Zur heutigen konkreten Ausformung des zivilprozessualen Vollstreckungsrechts hat die frühe germanische Rechtskultur weniger beigetragen. Immerhin finden sich aber doch einige Institutionen, die als Ausfluss zeitloser Grundvorstellungen die Rechtsgeschichte bis in die Gegenwart mitgeprägt haben. Der Rechtsgang der germanischen Frühzeit kannte keine Vollstreckung im eigentlichen Sinne. Erschien der Beklagte nicht vor Gericht, verweigerte er das Gelöbnis zur Erfüllung des Urteils oder brach er dieses Gelöbnis, so verfiel er der – strafrechtlich gedachten – Friedlosigkeit. Ihr Zweck war die Bestrafung des Schuldners, sein Gut verfiel dem König oder der Allgemeinheit. Aus dem Fehderecht der Frühzeit entwickelte sich daneben die außergerichtliche Pfandnahme durch den Gläubiger als Form der Selbsthilfe; sie war aber zunächst kein Befriedigungsmittel im eigentlichen Sinn, sondern Beugemittel, um den Schuldner zur Auslösung zu zwingen. Während die Friedlosigkeit Person und Vermögen des Schuldners voll erfasste, beschränkte die außergerichtliche Pfandnahme diese Wirkung auf Vermögensteile, nämlich die bewegliche Habe.

3.10

Schon die Volksrechte der Jahrhunderte vor der karolingischen Zeit und die Rechte der karolingischen Zeit entwickelten allmählich aus der Friedlosigkeit und außergerichtlichen Pfandnahme Formen der Reaktion auf den Rechtsbruch, die eher vollstreckungsrechtlichen Vorstellungen entsprechen. Die Gläubigerpfändung beweglicher Habe wird entweder an richterliche Erlaubnis und einschränkende Voraussetzungen gebunden oder ganz verboten. Neben sie oder an ihre Stelle tritt die Pfändung durch den „Grafen“ als Gerichtsperson. Die Pfändung verwandelt sich mehr und mehr in Konfiskation zum Zwecke der Gläubigerbefriedigung. Aus der Friedlosigkeit, die die Person rechtlos stellte und dabei auch das Grundvermögen der Allgemeinheit zufallen ließ, entstanden Grundstücksbann und Fronung: Immobilien, die nach Friedlosigkeit dem König verfallen sind, werden zu Gunsten der Gläubigerbefriedigung ganz oder teilweise verwendet, nach und nach setzt eine Verselbstständigung dieses Zwangsmittels zu einer Art Liegenschaftsvollstreckung ein.

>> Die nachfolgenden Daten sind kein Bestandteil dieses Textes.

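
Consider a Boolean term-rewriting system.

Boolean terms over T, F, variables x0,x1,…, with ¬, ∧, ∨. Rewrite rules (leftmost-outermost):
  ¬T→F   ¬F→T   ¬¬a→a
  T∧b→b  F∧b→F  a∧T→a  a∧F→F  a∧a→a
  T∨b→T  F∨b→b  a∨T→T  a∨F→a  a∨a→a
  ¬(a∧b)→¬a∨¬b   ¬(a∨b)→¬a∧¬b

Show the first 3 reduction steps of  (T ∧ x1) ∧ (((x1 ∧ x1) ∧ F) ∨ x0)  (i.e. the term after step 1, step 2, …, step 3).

  start: (T ∧ x1) ∧ (((x1 ∧ x1) ∧ F) ∨ x0)
  [1] x1 ∧ (((x1 ∧ x1) ∧ F) ∨ x0)
  [2] x1 ∧ (F ∨ x0)
  [3] x1 ∧ x0

Answer: after 3 steps: x1 ∧ x0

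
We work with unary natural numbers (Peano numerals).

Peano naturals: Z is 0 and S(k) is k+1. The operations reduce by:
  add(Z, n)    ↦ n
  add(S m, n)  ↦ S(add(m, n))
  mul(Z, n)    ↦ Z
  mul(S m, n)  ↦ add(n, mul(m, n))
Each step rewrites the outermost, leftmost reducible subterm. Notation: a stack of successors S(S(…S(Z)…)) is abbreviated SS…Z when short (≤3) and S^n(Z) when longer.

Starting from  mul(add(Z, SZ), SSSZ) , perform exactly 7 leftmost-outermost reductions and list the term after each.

Answer: after 7 steps: SSSZ

Derivation:
  start: mul(add(Z, SZ), SSSZ)
  →1  mul(SZ, SSSZ)
  →2  add(SSSZ, mul(Z, SSSZ))
  →3  S(add(SSZ, mul(Z, SSSZ)))
  →4  S(S(add(SZ, mul(Z, SSSZ))))
  →5  S(S(S(add(Z, mul(Z, SSSZ)))))
  →6  S(S(S(mul(Z, SSSZ))))
  →7  SSSZ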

In manchen Rechten entwickelt sich eine Befriedigungsreihenfolge: zuerst Fahrhabe, dann Liegenschaften. Als Form der Personalvollstreckung kennen die Volksrechte – wohl eine Fortentwicklung der Friedlosigkeit – die Preisgabe des Schuldners: er wird in persönliche Verwahrung genommen und bei fehlender Auslösung dem Gläubiger überliefert. Die Preisgabe ist wiederum der historische Vorläufer der Schuldhaft, die den Schuldner zum persönlichen Pfand bis zur Auslösung macht, und der Schuldknechtschaft, die den Schuldner seine Schuld abarbeiten lässt.